BidirectionalLanguageModel(self,, text_field_embedder:allennlp.modules.text_field_embedders.text_field_embedder.TextFieldEmbedder, contextualizer:allennlp.modules.seq2seq_encoders.seq2seq_encoder.Seq2SeqEncoder, dropout:float=None, num_samples:int=None, sparse_embeddings:bool=False, initializer:allennlp.nn.initializers.InitializerApplicator=None, regularizer:Union[allennlp.nn.regularizers.regularizer_applicator.RegularizerApplicator, NoneType]=None) -> None

The BidirectionalLanguageModel applies a bidirectional "contextualizing" Seq2SeqEncoder to uncontextualized embeddings, using a SoftmaxLoss module (defined above) to compute the language modeling loss.

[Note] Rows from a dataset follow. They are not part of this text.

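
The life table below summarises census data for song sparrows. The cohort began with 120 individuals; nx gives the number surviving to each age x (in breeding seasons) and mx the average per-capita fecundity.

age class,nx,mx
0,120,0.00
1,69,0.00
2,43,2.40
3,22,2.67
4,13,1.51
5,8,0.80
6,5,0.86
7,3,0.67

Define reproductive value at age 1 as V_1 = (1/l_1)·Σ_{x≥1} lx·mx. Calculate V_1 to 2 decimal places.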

It is IMPORTANT that your bidirectional Seq2SeqEncoder does not do any "peeking ahead". That is, for its forward direction it should only consider embeddings at previous timesteps, and for its backward direction only embeddings at subsequent timesteps. If this condition is not met, your language model is cheating.


  • vocab : Vocabulary
  • text_field_embedder : TextFieldEmbedder Used to embed the indexed tokens we get in forward.
  • contextualizer : Seq2SeqEncoder Used to "contextualize" the embeddings. As described above, this encoder must not cheat by peeking ahead.
  • dropout : float, optional (default: None) If specified, dropout is applied to the contextualized embeddings before computation of the softmax. The contextualized embeddings themselves are returned without dropout.
  • num_samples : int, optional (default: None) If provided, the model will use SampledSoftmaxLoss with the specified number of samples. Otherwise, it will use the full _SoftmaxLoss defined above.
  • sparse_embeddings : bool, optional (default: False) Passed on to SampledSoftmaxLoss if True.
  • regularizer : RegularizerApplicator, optional (default=None) If provided, will be used to calculate the regularization penalty during training.